Search code examples
sqlsql-servert-sqldatabase-performance

Is there any performance benefit if we exclude null rows in where clause in Select query


Table Foo structure:

ID – PK
SampleCol – Can have null and is not indexed
SampleCol2, SampleCol3, etc

Table Foo has some 100,000+ rows with many SampleCol as NULL.

SQL query #1:

select * 
from Foo 
where SampleCol = 'Test'

SQL query #2:

select * 
from Foo 
where SampleCol is not null and SampleCol = 'Test'

Does query #2 have any performance benefit over query #1? Or any suggestions on how to improve performance of these SQL queries?

Thanks!


Solution

  • No, it will not help -- although it could make things slightly (probably unmeasurably) worse.

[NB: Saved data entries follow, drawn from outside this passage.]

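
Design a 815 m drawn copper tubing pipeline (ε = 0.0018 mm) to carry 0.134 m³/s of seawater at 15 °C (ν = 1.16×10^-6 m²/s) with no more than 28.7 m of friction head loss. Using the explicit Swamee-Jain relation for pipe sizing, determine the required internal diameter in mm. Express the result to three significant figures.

Swamee-Jain (Type III): D = 0.66·[ε^1.25·(LQ²/(gh_f))^4.75 + ν·Q^9.4·(L/(gh_f))^5.2]^0.04
LQ²/(gh_f) = 0.05198; L/(gh_f) = 2.895
Term 1 = ε^1.25·(…)^4.75 = 5.24×10^-14; Term 2 = ν·Q^9.4·(…)^5.2 = 1.82×10^-12
D = 0.66·(5.24×10^-14 + 1.82×10^-12)^0.04 = 0.2241 m = 224 mm
Check: V = 3.40 m/s, Re = 6.56×10^5, f = 0.01263, h_f = 27.0 m ≈ 28.7 m ✓

D ≈ 224 mm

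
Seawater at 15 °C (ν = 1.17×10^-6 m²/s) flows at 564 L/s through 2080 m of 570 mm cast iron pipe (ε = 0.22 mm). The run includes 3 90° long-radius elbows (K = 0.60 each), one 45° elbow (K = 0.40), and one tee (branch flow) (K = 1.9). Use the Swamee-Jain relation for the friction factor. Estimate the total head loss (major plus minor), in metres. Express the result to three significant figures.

V = 4Q/(πD²) = 2.210 m/s; V²/2g = 0.2490 m
Re = 1.08×10^6, ε/D = 3.86×10^-4 → f = 0.01643 (Swamee-Jain)
Major: h_f = f(L/D)·V²/2g = 0.01643·3649·0.2490 = 14.93 m
Minor: ΣK = 4.10; h_m = ΣK·V²/2g = 1.021 m
Total H_L = 14.93 + 1.021 = 15.95 m

H_L ≈ 15.9 m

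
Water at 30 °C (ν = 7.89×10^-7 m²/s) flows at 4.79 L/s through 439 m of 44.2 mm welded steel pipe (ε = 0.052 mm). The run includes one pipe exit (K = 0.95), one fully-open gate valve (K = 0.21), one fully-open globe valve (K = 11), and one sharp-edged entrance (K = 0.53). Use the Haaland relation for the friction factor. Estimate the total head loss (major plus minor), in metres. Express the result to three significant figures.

V = 4Q/(πD²) = 3.122 m/s; V²/2g = 0.4967 m
Re = 1.75×10^5, ε/D = 0.00118 → f = 0.02174 (Haaland)
Major: h_f = f(L/D)·V²/2g = 0.02174·9932·0.4967 = 107.2 m
Minor: ΣK = 12.7; h_m = ΣK·V²/2g = 6.303 m
Total H_L = 107.2 + 6.303 = 113.5 m

H_L ≈ 114 m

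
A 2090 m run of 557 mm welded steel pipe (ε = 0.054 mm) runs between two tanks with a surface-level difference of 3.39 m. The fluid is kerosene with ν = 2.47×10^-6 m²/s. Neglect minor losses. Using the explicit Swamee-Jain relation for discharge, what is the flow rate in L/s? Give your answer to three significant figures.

Q ≈ 257 L/s

Swamee-Jain (Type II): Q = -0.965·√(gD⁵h_f/L)·ln[ε/(3.7D) + √(3.17ν²L/(gD³h_f))]
√(gD⁵h_f/L) = √(9.81·0.557⁵·3.39/2090) = 0.02921
ε/(3.7D) = 2.62×10^-5; √(3.17ν²L/(gD³h_f)) = 8.39×10^-5
Q = -0.965·0.02921·ln(1.101×10^-4) = 0.2569 m³/s
Check: V = 1.05 m/s, Re = 2.38×10^5, f = 0.01594, h_f = 3.39 m ≈ 3.39 m ✓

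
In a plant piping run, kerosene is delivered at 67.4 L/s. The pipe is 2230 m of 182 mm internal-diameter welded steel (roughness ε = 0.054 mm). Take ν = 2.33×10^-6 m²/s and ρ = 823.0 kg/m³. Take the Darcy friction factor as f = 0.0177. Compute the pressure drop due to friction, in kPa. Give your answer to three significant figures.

Δp ≈ 599 kPa

V = 4Q/(πD²) = 4·0.0674/(π·0.182²) = 2.591 m/s
h_f = f(L/D)V²/(2g) = 0.01770·(2230/0.182)·2.591²/(2·9.81) = 74.19 m
Δp = ρg·h_f = 823.0·9.81·74.19 = 599.0 kPa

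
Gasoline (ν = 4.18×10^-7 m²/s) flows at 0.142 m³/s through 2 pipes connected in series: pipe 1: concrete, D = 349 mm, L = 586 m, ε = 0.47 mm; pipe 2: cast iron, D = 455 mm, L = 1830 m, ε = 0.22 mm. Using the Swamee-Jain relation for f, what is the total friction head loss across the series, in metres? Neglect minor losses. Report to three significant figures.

Pipe 1: V = 1.484 m/s, Re = 1.24×10^6, ε/D = 0.00135, f = 0.02141, h_1 = f(L/D)V²/2g = 4.038 m
Pipe 2: V = 0.8733 m/s, Re = 9.51×10^5, ε/D = 4.84×10^-4, f = 0.01722, h_2 = f(L/D)V²/2g = 2.692 m
Series → Q common, losses add: H = Σh = 6.729 m

H ≈ 6.73 m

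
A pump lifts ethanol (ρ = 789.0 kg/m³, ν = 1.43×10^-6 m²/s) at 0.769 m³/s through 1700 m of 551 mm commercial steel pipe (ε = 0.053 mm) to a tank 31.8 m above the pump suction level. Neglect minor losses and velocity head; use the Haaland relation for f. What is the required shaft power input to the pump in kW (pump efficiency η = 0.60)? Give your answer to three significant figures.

P_shaft ≈ 527 kW

V = 4Q/(πD²) = 3.225 m/s; Re = 1.24×10^6; ε/D = 9.62×10^-5; f = 0.01305
h_f = f(L/D)V²/2g = 21.34 m
Total head H = z + h_f = 31.8 + 21.34 = 53.14 m
P_hyd = ρgQH = 789.0·9.81·0.769·53.14 = 316.3 kW
P_shaft = P_hyd/η = 316.3/0.60 = 527.2 kW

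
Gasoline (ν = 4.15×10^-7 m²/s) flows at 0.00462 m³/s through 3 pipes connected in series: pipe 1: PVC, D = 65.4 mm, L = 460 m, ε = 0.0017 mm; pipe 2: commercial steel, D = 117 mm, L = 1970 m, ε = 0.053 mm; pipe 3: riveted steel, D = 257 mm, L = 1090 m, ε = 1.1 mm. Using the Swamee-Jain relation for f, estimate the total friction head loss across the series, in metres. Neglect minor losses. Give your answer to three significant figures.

Pipe 1: V = 1.375 m/s, Re = 2.17×10^5, ε/D = 2.60×10^-5, f = 0.01554, h_1 = f(L/D)V²/2g = 10.54 m
Pipe 2: V = 0.4297 m/s, Re = 1.21×10^5, ε/D = 4.53×10^-4, f = 0.01972, h_2 = f(L/D)V²/2g = 3.125 m
Pipe 3: V = 0.08906 m/s, Re = 5.52×10^4, ε/D = 0.00428, f = 0.03114, h_3 = f(L/D)V²/2g = 0.05339 m
Series → Q common, losses add: H = Σh = 13.72 m

H ≈ 13.7 m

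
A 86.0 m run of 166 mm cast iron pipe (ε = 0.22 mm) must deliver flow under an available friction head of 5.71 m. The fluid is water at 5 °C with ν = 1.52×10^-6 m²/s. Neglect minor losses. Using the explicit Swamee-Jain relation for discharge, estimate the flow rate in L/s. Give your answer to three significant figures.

Swamee-Jain (Type II): Q = -0.965·√(gD⁵h_f/L)·ln[ε/(3.7D) + √(3.17ν²L/(gD³h_f))]
√(gD⁵h_f/L) = √(9.81·0.166⁵·5.71/86.0) = 0.009061
ε/(3.7D) = 3.58×10^-4; √(3.17ν²L/(gD³h_f)) = 4.96×10^-5
Q = -0.965·0.009061·ln(4.078×10^-4) = 0.06824 m³/s
Check: V = 3.15 m/s, Re = 3.44×10^5, f = 0.02190, h_f = 5.75 m ≈ 5.71 m ✓

Q ≈ 68.2 L/s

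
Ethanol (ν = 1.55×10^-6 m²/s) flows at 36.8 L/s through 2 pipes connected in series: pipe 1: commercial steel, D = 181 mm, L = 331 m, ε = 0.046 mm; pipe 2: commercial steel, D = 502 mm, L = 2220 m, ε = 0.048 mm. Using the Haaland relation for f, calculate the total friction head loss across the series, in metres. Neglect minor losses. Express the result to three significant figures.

H ≈ 3.52 m

Pipe 1: V = 1.430 m/s, Re = 1.67×10^5, ε/D = 2.54×10^-4, f = 0.01762, h_1 = f(L/D)V²/2g = 3.359 m
Pipe 2: V = 0.1859 m/s, Re = 6.02×10^4, ε/D = 9.56×10^-5, f = 0.02018, h_2 = f(L/D)V²/2g = 0.1572 m
Series → Q common, losses add: H = Σh = 3.516 m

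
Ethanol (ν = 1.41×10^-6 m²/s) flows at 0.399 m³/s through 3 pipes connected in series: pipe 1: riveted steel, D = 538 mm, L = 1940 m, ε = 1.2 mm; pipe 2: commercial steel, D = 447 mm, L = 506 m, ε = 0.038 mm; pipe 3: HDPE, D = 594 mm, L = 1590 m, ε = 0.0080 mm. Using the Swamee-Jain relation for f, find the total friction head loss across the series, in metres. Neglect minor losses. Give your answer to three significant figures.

H ≈ 22.6 m

Pipe 1: V = 1.755 m/s, Re = 6.70×10^5, ε/D = 0.00223, f = 0.02446, h_1 = f(L/D)V²/2g = 13.85 m
Pipe 2: V = 2.543 m/s, Re = 8.06×10^5, ε/D = 8.50×10^-5, f = 0.01355, h_2 = f(L/D)V²/2g = 5.055 m
Pipe 3: V = 1.440 m/s, Re = 6.07×10^5, ε/D = 1.35×10^-5, f = 0.01289, h_3 = f(L/D)V²/2g = 3.646 m
Series → Q common, losses add: H = Σh = 22.55 m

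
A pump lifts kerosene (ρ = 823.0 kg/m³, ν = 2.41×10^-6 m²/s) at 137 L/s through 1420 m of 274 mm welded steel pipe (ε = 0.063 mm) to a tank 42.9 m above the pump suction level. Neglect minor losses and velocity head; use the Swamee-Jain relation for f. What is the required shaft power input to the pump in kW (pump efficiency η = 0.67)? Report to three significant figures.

V = 4Q/(πD²) = 2.323 m/s; Re = 2.64×10^5; ε/D = 2.30×10^-4; f = 0.01677
h_f = f(L/D)V²/2g = 23.92 m
Total head H = z + h_f = 42.9 + 23.92 = 66.82 m
P_hyd = ρgQH = 823.0·9.81·0.137·66.82 = 73.91 kW
P_shaft = P_hyd/η = 73.91/0.67 = 110.3 kW

P_shaft ≈ 110 kW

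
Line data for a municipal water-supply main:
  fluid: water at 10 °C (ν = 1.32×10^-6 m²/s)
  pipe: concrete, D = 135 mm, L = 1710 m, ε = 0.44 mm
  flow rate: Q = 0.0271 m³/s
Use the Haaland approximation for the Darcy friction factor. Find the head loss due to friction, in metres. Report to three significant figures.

h_f ≈ 63.5 m

V = 4Q/(πD²) = 4·0.0271/(π·0.135²) = 1.893 m/s
Re = VD/ν = 1.893·0.135/1.32×10^-6 = 1.94×10^5 → turbulent
ε/D = 0.44/135 = 0.00326
Haaland: f = 0.02743
h_f = f(L/D)V²/(2g) = 0.02743·(1710/0.135)·1.893²/(2·9.81) = 63.47 m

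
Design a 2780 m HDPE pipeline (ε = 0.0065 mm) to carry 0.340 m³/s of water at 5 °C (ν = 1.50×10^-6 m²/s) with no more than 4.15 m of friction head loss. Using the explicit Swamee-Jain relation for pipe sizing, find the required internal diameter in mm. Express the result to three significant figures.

D ≈ 620 mm

Swamee-Jain (Type III): D = 0.66·[ε^1.25·(LQ²/(gh_f))^4.75 + ν·Q^9.4·(L/(gh_f))^5.2]^0.04
LQ²/(gh_f) = 7.894; L/(gh_f) = 68.29
Term 1 = ε^1.25·(…)^4.75 = 0.00600; Term 2 = ν·Q^9.4·(…)^5.2 = 0.204
D = 0.66·(0.00600 + 0.204)^0.04 = 0.6201 m = 620 mm
Check: V = 1.13 m/s, Re = 4.65×10^5, f = 0.01342, h_f = 3.89 m ≈ 4.15 m ✓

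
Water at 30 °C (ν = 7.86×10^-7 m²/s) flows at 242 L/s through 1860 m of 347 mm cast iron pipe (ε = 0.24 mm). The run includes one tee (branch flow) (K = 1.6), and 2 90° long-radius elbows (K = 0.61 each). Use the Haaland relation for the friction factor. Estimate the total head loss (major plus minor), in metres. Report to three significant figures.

H_L ≈ 33.7 m

V = 4Q/(πD²) = 2.559 m/s; V²/2g = 0.3338 m
Re = 1.13×10^6, ε/D = 6.92×10^-4 → f = 0.01833 (Haaland)
Major: h_f = f(L/D)·V²/2g = 0.01833·5360·0.3338 = 32.79 m
Minor: ΣK = 2.82; h_m = ΣK·V²/2g = 0.9412 m
Total H_L = 32.79 + 0.9412 = 33.73 m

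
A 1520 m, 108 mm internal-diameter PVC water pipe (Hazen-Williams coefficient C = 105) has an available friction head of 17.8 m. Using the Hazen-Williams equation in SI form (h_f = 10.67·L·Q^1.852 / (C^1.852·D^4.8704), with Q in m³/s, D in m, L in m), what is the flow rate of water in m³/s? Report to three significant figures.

Rearranging: Q = [h_f·C^1.852·D^4.8704 / (10.67·L)]^(1/1.852)
Q = [17.8·105^1.852·0.108^4.8704 / (10.67·1520)]^0.540 = 0.007607 m³/s

Q ≈ 0.00761 m³/s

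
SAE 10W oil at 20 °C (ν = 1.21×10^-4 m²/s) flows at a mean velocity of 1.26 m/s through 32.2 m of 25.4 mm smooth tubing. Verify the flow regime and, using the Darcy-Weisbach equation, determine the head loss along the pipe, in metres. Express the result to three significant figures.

h_f ≈ 24.8 m

Re = VD/ν = 1.26·0.02540/1.21×10^-4 = 264 → laminar (Re < 2300)
f = 64/Re = 0.2420
h_f = f(L/D)V²/(2g) = 0.2420·(32.2/0.02540)·1.26²/(2·9.81) = 24.82 m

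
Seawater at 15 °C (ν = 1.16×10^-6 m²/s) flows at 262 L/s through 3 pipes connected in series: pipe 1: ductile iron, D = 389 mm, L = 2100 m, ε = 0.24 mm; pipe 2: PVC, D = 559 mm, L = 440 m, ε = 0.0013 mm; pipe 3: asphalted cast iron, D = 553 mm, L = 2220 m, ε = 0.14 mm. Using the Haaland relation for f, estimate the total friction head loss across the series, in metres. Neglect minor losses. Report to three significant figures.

Pipe 1: V = 2.205 m/s, Re = 7.39×10^5, ε/D = 6.17×10^-4, f = 0.01806, h_1 = f(L/D)V²/2g = 24.14 m
Pipe 2: V = 1.068 m/s, Re = 5.14×10^5, ε/D = 2.33×10^-6, f = 0.01302, h_2 = f(L/D)V²/2g = 0.5954 m
Pipe 3: V = 1.091 m/s, Re = 5.20×10^5, ε/D = 2.53×10^-4, f = 0.01572, h_3 = f(L/D)V²/2g = 3.828 m
Series → Q common, losses add: H = Σh = 28.57 m

H ≈ 28.6 m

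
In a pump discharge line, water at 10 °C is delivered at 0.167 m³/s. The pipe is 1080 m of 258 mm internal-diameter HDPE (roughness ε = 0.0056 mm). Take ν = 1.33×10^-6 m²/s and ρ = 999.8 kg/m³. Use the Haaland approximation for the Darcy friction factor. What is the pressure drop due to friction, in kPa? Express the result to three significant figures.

Δp ≈ 275 kPa

V = 4Q/(πD²) = 4·0.167/(π·0.258²) = 3.194 m/s
Re = VD/ν = 3.194·0.258/1.33×10^-6 = 6.20×10^5 → turbulent
ε/D = 0.0056/258 = 2.17×10^-5
Haaland: f = 0.01287
h_f = f(L/D)V²/(2g) = 0.01287·(1080/0.258)·3.194²/(2·9.81) = 28.03 m
Δp = ρg·h_f = 999.8·9.81·28.03 = 274.9 kPa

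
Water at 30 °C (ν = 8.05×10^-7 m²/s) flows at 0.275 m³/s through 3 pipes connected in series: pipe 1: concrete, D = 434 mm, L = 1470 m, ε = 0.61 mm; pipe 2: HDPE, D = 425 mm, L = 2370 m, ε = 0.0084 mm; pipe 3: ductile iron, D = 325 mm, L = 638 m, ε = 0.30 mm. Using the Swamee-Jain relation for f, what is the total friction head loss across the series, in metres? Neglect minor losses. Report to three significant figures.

Pipe 1: V = 1.859 m/s, Re = 1.00×10^6, ε/D = 0.00141, f = 0.02169, h_1 = f(L/D)V²/2g = 12.94 m
Pipe 2: V = 1.938 m/s, Re = 1.02×10^6, ε/D = 1.98×10^-5, f = 0.01204, h_2 = f(L/D)V²/2g = 12.86 m
Pipe 3: V = 3.315 m/s, Re = 1.34×10^6, ε/D = 9.23×10^-4, f = 0.01958, h_3 = f(L/D)V²/2g = 21.53 m
Series → Q common, losses add: H = Σh = 47.32 m

H ≈ 47.3 m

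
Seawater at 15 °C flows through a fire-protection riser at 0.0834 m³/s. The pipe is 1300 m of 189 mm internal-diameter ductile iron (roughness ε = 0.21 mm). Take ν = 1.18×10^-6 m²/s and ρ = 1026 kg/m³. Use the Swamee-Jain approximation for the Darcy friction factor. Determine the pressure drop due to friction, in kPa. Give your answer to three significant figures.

V = 4Q/(πD²) = 4·0.0834/(π·0.189²) = 2.973 m/s
Re = VD/ν = 2.973·0.189/1.18×10^-6 = 4.76×10^5 → turbulent
ε/D = 0.21/189 = 0.00111
Swamee-Jain: f = 0.02085
h_f = f(L/D)V²/(2g) = 0.02085·(1300/0.189)·2.973²/(2·9.81) = 64.61 m
Δp = ρg·h_f = 1026·9.81·64.61 = 650.3 kPa

Δp ≈ 650 kPa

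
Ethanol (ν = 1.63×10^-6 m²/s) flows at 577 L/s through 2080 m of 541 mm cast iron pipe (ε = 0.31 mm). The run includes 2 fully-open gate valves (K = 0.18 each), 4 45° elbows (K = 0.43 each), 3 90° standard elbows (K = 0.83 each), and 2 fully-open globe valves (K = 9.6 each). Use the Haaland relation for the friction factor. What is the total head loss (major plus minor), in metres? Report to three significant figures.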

    The condition SampleCol = 'Test' is exactly the comparison you want to make. So, the database has to make this comparison, in some fashion, for every row that is returned.

    There are basically two situations. Without an index, your query needs to do a full table scan. Two comparisons on each row (one for NULL and one for the value) take longer than a single comparison. To be honest, some databases might optimize this just to the equality comparison, so the two could be equal. I don't think SQL Server does this elimination but it might.

    With an index, SQL Server will use an index for the = comparison. It might then do an additional comparison against NULL (even though that is redundant). You run into a bigger issue here, though: The more complicated the predicate the more likely the optimizer gets confused and doesn't use an index.

    There is a third case where your column is used for partitioning. I do not know if the redundant comparison would have an impact on partition pruning.

    You want your where comparisons to be simple. In general, you want to let the optimizer do its work. On very rare occasions, you might want to give the optimizer some help, but that is very, very, very rare -- and generally involves functions that are much more expensive to run than simple comparisons.